Large sections of ice were cut away from the “field” and floated towards the ice house. These sections were called “floats” and could weigh up to 40 tons. The workers rode the floats like rafts while cutting them into smaller sections as they approached the ice house. The final pieces of ice were planed down into 250-pound cakes. The planing process resulted in a huge pile of waste ice up to 60 feet high. In later years, pumps were used to flush the ice shavings back into the lake.


When a day’s work was completed it was extremely important to keep the part of the lake that had been harvested from refreezing. To accomplish this, men were hired to keep the water circulating. This was done by either using a row boat or having the men pull a float of ice back and forth. If the water froze by the next morning the men weren’t paid!


In the ice house, cakes were packed two inches apart so they wouldn’t freeze into one mass.
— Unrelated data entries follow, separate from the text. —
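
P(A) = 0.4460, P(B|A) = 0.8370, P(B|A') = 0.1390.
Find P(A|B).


P(B) = P(B|A)*P(A) + P(B|A')*P(A')
= 0.8370*0.4460 + 0.1390*0.5540
= 0.373302 + 0.077006 = 0.450308
P(A|B) = 0.373302/0.450308 = 0.8290

P(A|B) = 0.8290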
The planing process left one side of each cake grooved to prevent them from freezing together when they were stacked one upon another. As each of the 10 storerooms in the ice house was filled, the ice was packed with straw and the room boarded up until the following summer. Loss due to melting was usually less than 10 percent.


Some of Kendall’s ice was sold locally but most of it was shipped to out-of-town buyers. At first, each 250-pound cake sold for $1.25, but in later years the price rose to $10. Freight trains of up to 40 cars were loaded right at the lake. It took only 10 minutes to load a freight car. The ice was then shipped to meatpackers or dairy plants, such as Swift and Hood, or to fish-packing industries in Newport Rhode Island.


Chester Kendall continued harvesting ice on Crystal Lake until his death in 1927 when the business was taken over by his son Ernest. The last ice harvest on Crystal Lake was in the winter of 1940. Five years later, the large ice house was torn down. A local enterprise that had existed for over half a century was now replaced by the technology of modern refrigeration.